帝王學II the Emperor Time
大学で学んだことのひとつに、ドイツの古典哲学者ヘーゲルの教説がある。彼は暗号のような書き方をすることでも有名で、そのため今日でもヘーゲルが何を言おうとしていたのかよくわからないという研究者もいる。だから、私がここで述べることもヘーゲルを部分的に読めばそうも読めるということでしかない、と予防線を張っておく。
ヘーゲルによると、事柄の真理(正体)を探求するに当たっては、高みに立たなければならない。なぜならば、その事柄の全体を見渡せすには高みに立つ必要があり、かつ、事柄の真理を探求するためには全体を見渡す必要があるからである。そして、歴史において事柄の全体を見渡す立ち位置にいたのはカエサルやアレキサンダー、ナポレオンといった「皇帝」たちであったというのである。
第一次世界大戦以前は、国境は比較的単純であり、戦争 war もひとつの決戦 battle によってその勝敗が決定された。そして決戦がおこなえるような、部隊が展開できる広い平野は限られていたので、将軍たちや他国から来た観戦武官はその決戦を高い位置から一望の元に監視し、自国の部隊に命令を伝達することができたのである(むろん、陣頭指揮を取ったケースもあるだろうが)。そういう点では、戦争という当時最も込み入った事象を高所から分析し、実際に大軍を動員指揮して敵に勝利するというプロセスを踏んで皇帝の地位にまで登り詰めたカエサルやシーザーはまさに「全体」を把握するにふさわしいだけの才能を持っていたからその地位に行けたのだろう。
また、ヘーゲルは人類の歴史は「自由」の拡大であるとも言っている[要出典]。しかし、ヘーゲルの自由は独特であり、我々が考えがちな単なる束縛からの解放、いわゆる消極的自由とは異なっている。おそらく、そこにはカントの「自律」の概念も絡んでいるのだろう。歴史において、自由は多くの人に普及したのだが、古代の専制君主であれ、彼の時代の立憲君主であれ、君主というものは自由だと彼は考えていた。しかし、君主の自由はそれ未満の民草の自由、すなわち消極的自由とは異なるものだ。なぜならば、君主は今の日本なら三権に分かれている司法・立法・行政を一手に引き受けているから、君主は自分自らが従う法律を自らの名で作り、自ら従わなければならないからである。君主は立法者であると同時に行政の運用者でもあり、また裁判官でもなければならなかったのである。

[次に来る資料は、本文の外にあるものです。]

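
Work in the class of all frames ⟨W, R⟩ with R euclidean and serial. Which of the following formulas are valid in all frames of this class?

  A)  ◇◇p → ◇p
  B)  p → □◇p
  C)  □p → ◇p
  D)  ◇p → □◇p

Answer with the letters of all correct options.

C, D

(A) the dual of axiom 4: valid iff R is transitive. Such an R need not be transitive — not valid.
(B) p → □◇p (axiom B) characterises the symmetric frames. Such an R need not be symmetric — not valid.
(C) □p → ◇p is axiom D; it is valid on a frame exactly when R is serial. Every such R is serial, so valid.
(D) ◇p → □◇p is axiom 5, which corresponds to the euclidean property. Every such R is euclidean — valid.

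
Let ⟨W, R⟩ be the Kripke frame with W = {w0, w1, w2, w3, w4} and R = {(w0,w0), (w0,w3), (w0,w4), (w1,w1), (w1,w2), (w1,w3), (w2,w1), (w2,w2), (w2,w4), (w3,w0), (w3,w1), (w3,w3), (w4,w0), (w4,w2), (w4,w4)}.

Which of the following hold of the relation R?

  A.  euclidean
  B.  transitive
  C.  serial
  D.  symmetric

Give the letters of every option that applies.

C, D

(A) not euclidean: w0 R w3 and w0 R w4 but not w3 R w4.
(B) not transitive: w0 R w3 and w3 R w1 but not w0 R w1.
(C) serial: every world has an R-successor.
(D) symmetric: every R-edge is matched by its reverse.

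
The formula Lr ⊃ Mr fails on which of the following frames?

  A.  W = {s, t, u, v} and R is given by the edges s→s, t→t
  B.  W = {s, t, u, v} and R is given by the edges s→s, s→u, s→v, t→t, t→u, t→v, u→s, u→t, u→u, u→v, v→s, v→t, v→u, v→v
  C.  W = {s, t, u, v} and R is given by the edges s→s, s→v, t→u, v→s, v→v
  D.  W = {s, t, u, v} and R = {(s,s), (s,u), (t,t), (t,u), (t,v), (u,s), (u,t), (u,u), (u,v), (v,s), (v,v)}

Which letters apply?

A, C

The schema Lr ⊃ Mr is axiom D; it is valid on a frame iff R is serial.
(A) R is not serial (u has no R-successor), so the schema fails here.
(B) R is serial (every world has an R-successor), so the schema is valid here.
(C) R is not serial (u has no R-successor), so the schema fails here.
(D) R is serial (every world has an R-successor), so the schema is valid here.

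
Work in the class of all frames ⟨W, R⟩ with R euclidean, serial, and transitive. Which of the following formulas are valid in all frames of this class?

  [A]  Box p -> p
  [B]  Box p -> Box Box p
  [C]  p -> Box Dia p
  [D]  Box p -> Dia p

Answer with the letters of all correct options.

B, D

(A) Box p -> p (axiom T) characterises the reflexive frames. Such an R need not be reflexive — not valid.
(B) axiom 4: valid iff R is transitive. Every such R is transitive — valid.
(C) axiom B: valid iff R is symmetric. Such an R need not be symmetric — not valid.
(D) Box p -> Dia p (axiom D) characterises the serial frames. Every such R is serial — valid.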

しかし、時代が下ればそうはいかない。君主は臣下たちに権限を委譲しなければならない。なぜならば、君主一人の才覚で国家や軍隊を率いて勝てる時代はナポレオンの頃に終わったからである。すなわち、戦争や政治の規模がテクノロジーの進歩によって拡大し、またそれと共に民衆の要求水準も上がって来たからである。だから、君主は首相や参謀総長、国会、最高裁判所といった専門家や国民の付託を受けた人々に権限と責任を委譲したのである。
今では反対に、その君主というのが国家にとって盲腸のように不要なシロモノではないかと疑われ、共和制で運営される国家も多くなってしまった。むしろ、君主の方が、国民に必要とされる存在であろうと努めると共に、君主としての普通の国民からの超越性・隔絶性を同時に維持しなければならないという板挟みに合っている。ご苦労されていることと思う。しかし、君主はその国の文化や伝統の創設者 founder として、あるいは国民の一種の標準として機能しており、例えば国家公認の資格や裁判所の権威などの供給源とも成っているとも考えられる(それを定量化することは極めて難しくまた危険でもあるが……)。
私個人も、別段何の血筋もないので額面通りの君主に成れるわけではないが、自分自身で定めたルールにしたがい、秩序を創設し布教することによって君主のような存在になりたいと思ってはいる。独立国家建国である。しかし、余生も多くはないかもしれないなか、なかなかそのような境地にたどり着くことは難しいかもしれない。